Operating Systems Depth Exam

	UNIVERSITY OF WISCONSIN-MADISON Computer Sciences Department
Operating Systems Depth Exam		Spring 2002

Instructions: There are seven questions on this exam; answer any six of the following seven questions. This exam has three (3) pages.

Question 1. Global Snapshots:

Chandy and Lamport's global snapshot algorithm is based on detecting stable properties.

A. What is a stable property and why does the algorithm contain this restriction?

B. What guarantees are given on the termination time of the C&L's snapshot algorithm?

Question 2. Failure Recovery:

A. What does the term "idempotent" mean, in the context of an operation done by a computer?
("idempotent" is used in a similar fashion in mathematics)

B. Give an example of its use in recovery from a failure or crash. Why is it desirable that failure recovery is idempotent?

Question 3: Consistency (The Hobgoblin Of Small Minds)

AFS provides a well-defined cache consistency model. In this question, we explore AFS and discuss ramifications of its design and implementation.

A. Central to AFS consistency is the notion of a callback. Describe what a callback is and why it's important to AFS, when one is established, and two circumstances when a client callback might be "broken" (i.e., the client is notified by the server that the callback is no longer valid).

B. The AFS consistency model is often described as "last writer wins." Describe what this term means, and why it is appropriate to use in describing AFS. In particular, give an example scenario where this issue arises.

C. The interface between AFS clients and servers (in the original AFS system) is a "whole file" interface, and presents a stark contrast to a block-based protocol such as NFS. Discuss why the AFS designers chose this whole-file approach, and then describe its strengths and weaknesses.

Question 4: Mistake In Identity

This question is about mistakes made in the construction of systems. For two of the three of the systems below, you are to name and discuss a single design flaw. Be as detailed as possible. What is the poor result that arises due to the flaw? What would you change in order to circumvent the problem, or is it a fundamental problem? Do later systems address and correct the problem?

Remember, choose only TWO of the three!

A. The Mach Microkernel Operating System.

B. The Berkeley Fast File System.

C. The Pilot Operating System.

Question 5: Networking

Consider the original exponentially weighted, moving averages (EWMA) method for calculating retransmission timeout values with the Karn/Partridge algorithm. Suppose a TCP connection is measuring RTTs of 1.0s and it suddenly jumps to 5.0s. Assume alpha = .875

A. Show what the successive RTT and RTO values would be until RTO is greater than 5.0s.

B. Assuming that we start counting at 1 for packets transferred when the RTT jumps, which packets will be retransmitted due to timeouts?

C. What would the largest RTO value if we continued to transfer packets?

Question 6: Threads

In this question, you will explore different types of support for multi-threaded applications.
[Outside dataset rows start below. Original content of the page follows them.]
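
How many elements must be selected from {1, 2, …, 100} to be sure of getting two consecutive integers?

51

Partition {1, …, 100} into 50 pairs: {1,2}, {3,4}, …, {99,100}.
Choosing 50 integers — say the 50 even numbers 2, 4, …, 100 — takes one from each pair and avoids the property.
Choosing 51 forces two into the same pair by pigeonhole, and those are consecutive. So 51.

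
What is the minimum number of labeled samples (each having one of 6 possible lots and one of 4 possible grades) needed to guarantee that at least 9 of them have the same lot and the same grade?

193

There are 6 × 4 = 24 (lot, grade) combinations acting as pigeonholes.
With 24 × 8 = 192 labeled samples we could place exactly 8 in each, with no (lot, grade) pair reaching 9.
One more forces some (lot, grade) pair to hold 9, so 192 + 1 = 193.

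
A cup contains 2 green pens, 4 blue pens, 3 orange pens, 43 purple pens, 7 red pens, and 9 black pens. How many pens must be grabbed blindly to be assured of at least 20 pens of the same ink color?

In the worst case we take at most 19 of each ink color, but all 2 green, all 4 blue, all 3 orange, all 7 red, and all 9 black (fewer than 19), giving 2 + 4 + 3 + 19 + 7 + 9 = 44.
One more pen then forces some ink color to 20, so 44 + 1 = 45.

45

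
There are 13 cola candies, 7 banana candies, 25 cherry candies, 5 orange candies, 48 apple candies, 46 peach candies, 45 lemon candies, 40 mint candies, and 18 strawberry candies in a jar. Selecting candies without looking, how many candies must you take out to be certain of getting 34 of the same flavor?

In the worst case we take at most 33 of each flavor, but all 13 cola, all 7 banana, all 25 cherry, all 5 orange, and all 18 strawberry (fewer than 33), giving 13 + 7 + 25 + 5 + 33 + 33 + 33 + 33 + 18 = 200.
One more candy then forces some flavor to 34, so 200 + 1 = 201.

201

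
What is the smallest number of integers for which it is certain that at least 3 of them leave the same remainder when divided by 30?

There are 30 residue classes modulo 30 acting as pigeonholes.
With 30 × 2 = 60 integers we could place exactly 2 in each, with no class reaching 3.
One more forces some class to hold 3, so 60 + 1 = 61.

61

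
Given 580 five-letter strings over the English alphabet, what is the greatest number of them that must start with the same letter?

23

There are 26 possible first letters, which serve as the pigeonholes.
If each of the 26 possible first letters held at most 22, the total would be at most 26 × 22 = 572 < 580, a contradiction.
So at least one holds ⌈580/26⌉ = 23.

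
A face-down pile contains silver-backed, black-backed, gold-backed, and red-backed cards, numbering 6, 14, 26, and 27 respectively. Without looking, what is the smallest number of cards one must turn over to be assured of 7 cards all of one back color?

25

Treat the 4 back colors as pigeonholes.
The worst case takes 6 cards of each back color without reaching 7 of any: 4 × 6 = 24.
The next card must bring some back color to 7, so 24 + 1 = 25.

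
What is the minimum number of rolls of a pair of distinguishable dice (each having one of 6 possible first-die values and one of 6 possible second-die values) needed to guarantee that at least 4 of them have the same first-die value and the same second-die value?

109

There are 6 × 6 = 36 (first-die value, second-die value) combinations acting as pigeonholes.
With 36 × 3 = 108 rolls of a pair of distinguishable dice we could place exactly 3 in each, with no (first-die value, second-die value) pair reaching 4.
One more forces some (first-die value, second-die value) pair to hold 4, so 108 + 1 = 109.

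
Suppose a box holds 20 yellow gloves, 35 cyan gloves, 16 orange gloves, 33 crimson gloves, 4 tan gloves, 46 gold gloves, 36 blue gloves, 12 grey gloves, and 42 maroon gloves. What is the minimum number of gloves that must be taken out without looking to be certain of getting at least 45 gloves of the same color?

In the worst case we take at most 44 of each color, but all 20 yellow, all 35 cyan, all 16 orange, all 33 crimson, all 4 tan, all 36 blue, all 12 grey, and all 42 maroon (fewer than 44), giving 20 + 35 + 16 + 33 + 4 + 44 + 36 + 12 + 42 = 242.
One more glove then forces some color to 45, so 242 + 1 = 243.

243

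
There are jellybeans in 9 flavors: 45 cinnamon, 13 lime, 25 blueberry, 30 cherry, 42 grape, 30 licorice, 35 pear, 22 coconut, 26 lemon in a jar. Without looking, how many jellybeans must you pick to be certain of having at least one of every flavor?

256

The hardest flavor to obtain is lime: we could draw every other jellybean first — 268 − 13 = 255 jellybeans — without a single lime one.
The next draw must be lime, so 255 + 1 = 256.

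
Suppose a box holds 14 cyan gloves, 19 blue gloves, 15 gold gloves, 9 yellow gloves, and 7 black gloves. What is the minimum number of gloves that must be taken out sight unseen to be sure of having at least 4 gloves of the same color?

16

The worst case takes 3 gloves of each color without reaching 4 of any: 5 × 3 = 15.
The next glove must bring some color to 4, so 15 + 1 = 16.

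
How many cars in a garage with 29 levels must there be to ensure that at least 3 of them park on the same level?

59

There are 29 levels acting as pigeonholes.
With 29 × 2 = 58 cars we could place exactly 2 in each, with no class reaching 3.
One more forces some class to hold 3, so 58 + 1 = 59.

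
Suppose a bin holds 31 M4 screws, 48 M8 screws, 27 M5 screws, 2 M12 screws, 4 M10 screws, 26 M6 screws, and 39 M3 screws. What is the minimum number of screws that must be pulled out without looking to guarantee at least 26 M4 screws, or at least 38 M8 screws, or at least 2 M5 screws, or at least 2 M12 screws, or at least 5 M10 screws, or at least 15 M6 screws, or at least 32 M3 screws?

The worst case stops just short of every target: 25 M4, 37 M8, 1 M5, 1 M12, 4 M10, 14 M6, 31 M3 — 25 + 37 + 1 + 1 + 4 + 14 + 31 = 113 screws.
One more screw must push some size to its target, so 113 + 1 = 114.

114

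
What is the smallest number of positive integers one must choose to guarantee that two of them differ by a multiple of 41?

42

Two integers differ by a multiple of 41 exactly when they share a remainder mod 41.
There are 41 residue classes mod 41, so 41 integers can all lie in distinct classes.
One more integer must repeat a residue, giving a difference divisible by 41. So n = 41 + 1 = 42.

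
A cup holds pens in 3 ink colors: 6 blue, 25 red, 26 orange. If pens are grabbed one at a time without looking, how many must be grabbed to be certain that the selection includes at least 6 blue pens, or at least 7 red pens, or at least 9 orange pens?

20

Each of the 3 ink colors has its own threshold; avoid all of them simultaneously.
The worst case stops just short of every target: 5 blue, 6 red, 8 orange — 5 + 6 + 8 = 19 pens.
One more pen must push some ink color to its target, so 19 + 1 = 20.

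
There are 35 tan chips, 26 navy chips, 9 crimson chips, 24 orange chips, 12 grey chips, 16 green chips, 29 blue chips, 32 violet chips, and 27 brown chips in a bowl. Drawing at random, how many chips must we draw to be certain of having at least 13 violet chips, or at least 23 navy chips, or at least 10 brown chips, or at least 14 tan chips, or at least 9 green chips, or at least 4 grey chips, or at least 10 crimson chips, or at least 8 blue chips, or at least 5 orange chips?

Each of the 9 colors has its own threshold; avoid all of them simultaneously.
The worst case stops just short of every target: 13 tan, 22 navy, 9 crimson, 4 orange, 3 grey, 8 green, 7 blue, 12 violet, 9 brown — 13 + 22 + 9 + 4 + 3 + 8 + 7 + 12 + 9 = 87 chips.
One more chip must push some color to its target, so 87 + 1 = 88.

88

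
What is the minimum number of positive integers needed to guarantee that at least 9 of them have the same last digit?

There are 10 possible last digits acting as pigeonholes.
With 10 × 8 = 80 positive integers we could place exactly 8 in each, with no class reaching 9.
One more forces some class to hold 9, so 80 + 1 = 81.

81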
A. You have a multi-threaded application that you would like to port to a new operating system. One common option is to use user-level threads; the other option is to use kernel threads. What are the advantages and disadvantages of user-level versus kernel threads? Would knowing any of the characteristics of your multi-threaded application help in deciding between the two?

B. It turns out that you don't have to choose between either type of thread package, because this OS has support for scheduler activations. Unfortunately, there isn't yet a traditional thread library implemented on top of scheduler activations -- this is your job! First, what events must your thread library communicate to the kernel? For each possible event, give a short example of how the event could occur. Second, what events must the kernel communicate to the thread library? For each event, briefly describe how your thread library should react.
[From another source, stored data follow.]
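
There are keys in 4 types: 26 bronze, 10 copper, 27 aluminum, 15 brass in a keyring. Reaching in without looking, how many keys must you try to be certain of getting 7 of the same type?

25

The worst case takes 6 keys of each type without reaching 7 of any: 4 × 6 = 24.
The next key must bring some type to 7, so 24 + 1 = 25.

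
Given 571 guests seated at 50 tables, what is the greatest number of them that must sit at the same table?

12

The 571 guests fall into 50 tables.
If each of the 50 tables held at most 11, the total would be at most 50 × 11 = 550 < 571, a contradiction.
So at least one holds ⌈571/50⌉ = 12.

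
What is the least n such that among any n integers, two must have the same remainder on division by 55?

56

Use the pigeonhole principle on residue classes: two integers differ by a multiple of 55 exactly when they share a remainder mod 55.
There are 55 residue classes mod 55, so 55 integers can all lie in distinct classes.
One more integer must repeat a residue, giving a difference divisible by 55. So n = 55 + 1 = 56.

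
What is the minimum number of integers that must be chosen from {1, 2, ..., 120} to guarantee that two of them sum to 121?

Partition {1, …, 120} into 60 pairs: {1,120}, {2,119}, …, {60,61}.
Choosing 60 integers — say the integers 1 through 60 — takes one from each pair and avoids the property.
Choosing 61 forces two into the same pair by pigeonhole, and those sum to 121. So 61.

61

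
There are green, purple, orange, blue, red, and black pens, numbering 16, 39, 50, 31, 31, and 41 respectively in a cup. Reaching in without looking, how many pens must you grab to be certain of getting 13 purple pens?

To avoid purple pens as long as possible, exhaust the other 5 ink colors first.
The worst case draws every non-purple pen first: 16 + 50 + 31 + 31 + 41 = 169.
The next 13 draws are then forced to be purple, giving 169 + 13 = 182.

182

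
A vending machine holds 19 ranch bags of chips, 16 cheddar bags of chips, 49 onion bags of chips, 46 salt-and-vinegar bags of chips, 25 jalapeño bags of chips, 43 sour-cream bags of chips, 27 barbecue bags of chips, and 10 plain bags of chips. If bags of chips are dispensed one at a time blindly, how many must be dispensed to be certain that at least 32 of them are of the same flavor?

191

In the worst case we take at most 31 of each flavor, but all 19 ranch, all 16 cheddar, all 25 jalapeño, all 27 barbecue, and all 10 plain (fewer than 31), giving 19 + 16 + 31 + 31 + 25 + 31 + 27 + 10 = 190.
One more bag of chips then forces some flavor to 32, so 190 + 1 = 191.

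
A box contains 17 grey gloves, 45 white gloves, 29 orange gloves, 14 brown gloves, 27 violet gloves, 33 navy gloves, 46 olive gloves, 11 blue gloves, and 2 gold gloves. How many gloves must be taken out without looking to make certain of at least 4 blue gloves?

The worst case draws every non-blue glove first: 17 + 45 + 29 + 14 + 27 + 33 + 46 + 2 = 213.
The next 4 draws are then forced to be blue, giving 213 + 4 = 217.

217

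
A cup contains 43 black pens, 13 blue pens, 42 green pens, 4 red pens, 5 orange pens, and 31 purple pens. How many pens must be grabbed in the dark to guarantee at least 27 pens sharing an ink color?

In the worst case we take at most 26 of each ink color, but all 13 blue, all 4 red, and all 5 orange (fewer than 26), giving 26 + 13 + 26 + 4 + 5 + 26 = 100.
One more pen then forces some ink color to 27, so 100 + 1 = 101.

101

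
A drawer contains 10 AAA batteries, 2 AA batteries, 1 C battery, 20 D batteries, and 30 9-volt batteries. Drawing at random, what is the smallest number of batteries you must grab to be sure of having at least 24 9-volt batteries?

57

To avoid 9-volt batteries as long as possible, exhaust the other 4 types first.
The worst case draws every non-9-volt battery first: 10 + 2 + 1 + 20 = 33.
The next 24 draws are then forced to be 9-volt, giving 33 + 24 = 57.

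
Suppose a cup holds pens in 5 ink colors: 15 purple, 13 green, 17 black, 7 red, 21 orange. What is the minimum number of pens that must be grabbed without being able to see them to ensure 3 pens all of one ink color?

11

The worst case takes 2 pens of each ink color without reaching 3 of any: 5 × 2 = 10.
The next pen must bring some ink color to 3, so 10 + 1 = 11.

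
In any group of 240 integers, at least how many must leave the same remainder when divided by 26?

The 240 integers fall into 26 residue classes modulo 26.
If each of the 26 residue classes modulo 26 held at most 9, the total would be at most 26 × 9 = 234 < 240, a contradiction.
So at least one holds ⌈240/26⌉ = 10.

10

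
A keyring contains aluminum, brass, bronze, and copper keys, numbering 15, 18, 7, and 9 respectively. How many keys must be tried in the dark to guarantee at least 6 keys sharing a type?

21

The worst case takes 5 keys of each type without reaching 6 of any: 4 × 5 = 20.
The next key must bring some type to 6, so 20 + 1 = 21.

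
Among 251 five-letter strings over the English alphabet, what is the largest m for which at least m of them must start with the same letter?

10

There are 26 possible first letters, which serve as the pigeonholes.
If each of the 26 possible first letters held at most 9, the total would be at most 26 × 9 = 234 < 251, a contradiction.
So at least one holds ⌈251/26⌉ = 10.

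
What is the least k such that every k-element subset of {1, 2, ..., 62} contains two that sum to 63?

Partition {1, …, 62} into 31 pairs: {1,62}, {2,61}, …, {31,32}.
Choosing 31 integers — say the integers 1 through 31 — takes one from each pair and avoids the property.
Choosing 32 forces two into the same pair by pigeonhole, and those sum to 63. So 32.

32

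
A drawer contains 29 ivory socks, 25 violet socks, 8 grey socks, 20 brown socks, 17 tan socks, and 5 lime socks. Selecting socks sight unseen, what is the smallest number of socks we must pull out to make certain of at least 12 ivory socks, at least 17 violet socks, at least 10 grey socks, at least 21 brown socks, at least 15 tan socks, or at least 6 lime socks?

The worst case stops just short of every target: 11 ivory, 16 violet, all 8 grey, 20 brown, 14 tan, 5 lime — 11 + 16 + 8 + 20 + 14 + 5 = 74 socks.
One more sock must push some color to its target, so 74 + 1 = 75.

75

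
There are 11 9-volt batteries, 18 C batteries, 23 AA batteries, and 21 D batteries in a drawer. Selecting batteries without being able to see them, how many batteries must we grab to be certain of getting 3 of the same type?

Treat the 4 types as pigeonholes.
The worst case takes 2 batteries of each type without reaching 3 of any: 4 × 2 = 8.
The next battery must bring some type to 3, so 8 + 1 = 9.

9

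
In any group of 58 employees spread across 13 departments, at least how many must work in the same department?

5

The 58 employees fall into 13 departments.
If each of the 13 departments held at most 4, the total would be at most 13 × 4 = 52 < 58, a contradiction.
So at least one holds ⌈58/13⌉ = 5.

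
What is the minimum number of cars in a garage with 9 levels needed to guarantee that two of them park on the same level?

10

There are 9 levels acting as pigeonholes.
With 9 cars we could place one in each, avoiding any repeat.
One more forces some class to hold 2, so 9 + 1 = 10.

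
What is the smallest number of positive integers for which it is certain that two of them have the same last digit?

There are 10 possible last digits acting as pigeonholes.
With 10 positive integers we could place one in each, avoiding any repeat.
One more forces some class to hold 2, so 10 + 1 = 11.

11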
Question 7: Disconnected operation

The Coda system provides support for disconnected operation, in which clients are able to continue accessing data during temporary disconnection from (or failure of) the file servers.
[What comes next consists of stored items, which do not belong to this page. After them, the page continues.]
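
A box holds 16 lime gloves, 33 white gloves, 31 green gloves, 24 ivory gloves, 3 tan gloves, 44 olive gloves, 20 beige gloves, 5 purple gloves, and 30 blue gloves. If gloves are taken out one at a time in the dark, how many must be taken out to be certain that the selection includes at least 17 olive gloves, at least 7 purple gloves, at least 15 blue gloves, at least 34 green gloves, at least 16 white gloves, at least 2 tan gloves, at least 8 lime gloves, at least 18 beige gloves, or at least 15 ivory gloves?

Each of the 9 colors has its own threshold; avoid all of them simultaneously.
The worst case stops just short of every target: 7 lime, 15 white, all 31 green, 14 ivory, 1 tan, 16 olive, 17 beige, all 5 purple, 14 blue — 7 + 15 + 31 + 14 + 1 + 16 + 17 + 5 + 14 = 120 gloves.
One more glove must push some color to its target, so 120 + 1 = 121.

121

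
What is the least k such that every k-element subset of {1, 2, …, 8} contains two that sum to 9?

Partition {1, …, 8} into 4 pairs: {1,8}, {2,7}, …, {4,5}.
Choosing 4 integers — say the integers 1 through 4 — takes one from each pair and avoids the property.
Choosing 5 forces two into the same pair by pigeonhole, and those sum to 9. So 5.

5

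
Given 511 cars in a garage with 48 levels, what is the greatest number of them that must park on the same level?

The 511 cars fall into 48 levels.
If each of the 48 levels held at most 10, the total would be at most 48 × 10 = 480 < 511, a contradiction.
So at least one holds ⌈511/48⌉ = 11.

11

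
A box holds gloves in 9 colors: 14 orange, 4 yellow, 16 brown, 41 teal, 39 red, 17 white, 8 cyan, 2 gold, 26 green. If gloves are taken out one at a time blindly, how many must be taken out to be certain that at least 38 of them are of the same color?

In the worst case we take at most 37 of each color, but all 14 orange, all 4 yellow, all 16 brown, all 17 white, all 8 cyan, all 2 gold, and all 26 green (fewer than 37), giving 14 + 4 + 16 + 37 + 37 + 17 + 8 + 2 + 26 = 161.
One more glove then forces some color to 38, so 161 + 1 = 162.

162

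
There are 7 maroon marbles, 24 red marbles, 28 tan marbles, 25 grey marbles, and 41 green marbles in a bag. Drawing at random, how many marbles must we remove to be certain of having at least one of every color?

119

The hardest color to obtain is maroon: we could draw every other marble first — 125 − 7 = 118 marbles — without a single maroon one.
The next draw must be maroon, so 118 + 1 = 119.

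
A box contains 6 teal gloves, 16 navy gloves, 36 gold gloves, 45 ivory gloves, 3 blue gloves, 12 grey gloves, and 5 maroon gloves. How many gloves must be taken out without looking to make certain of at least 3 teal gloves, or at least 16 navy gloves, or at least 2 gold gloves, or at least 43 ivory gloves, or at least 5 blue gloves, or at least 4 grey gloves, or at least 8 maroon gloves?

72

Each of the 7 colors has its own threshold; avoid all of them simultaneously.
The worst case stops just short of every target: 2 teal, 15 navy, 1 gold, 42 ivory, all 3 blue, 3 grey, all 5 maroon — 2 + 15 + 1 + 42 + 3 + 3 + 5 = 71 gloves.
One more glove must push some color to its target, so 71 + 1 = 72.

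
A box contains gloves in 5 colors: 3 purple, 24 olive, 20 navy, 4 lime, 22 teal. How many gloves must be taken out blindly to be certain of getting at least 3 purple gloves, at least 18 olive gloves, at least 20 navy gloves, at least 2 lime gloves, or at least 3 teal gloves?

The worst case stops just short of every target: 2 purple, 17 olive, 19 navy, 1 lime, 2 teal — 2 + 17 + 19 + 1 + 2 = 41 gloves.
One more glove must push some color to its target, so 41 + 1 = 42.

42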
A. There are two basic families of approaches for controlling access to replicas in a distributed system that can suffer from network partitions: optimisitic and pessimistic. Briefly describe how both optimistic and pessimistic families of replica control work and the advantages or disadvantages of each approach.

B. The Coda system uses optimistic replica control when it allows clients to access files when disconnected. What data is likely to be in the client's cache when it is first disconnected? Which of this data is guaranteed to be in the cache and why can this differ from that likely to be in the cache?

C. While disconnected, what types of errors can occur on a Coda client that don't occur during normal operation? Why do these errors occur? When reconnecting (i.e., the process of reintegration), what types of errors can occur and why?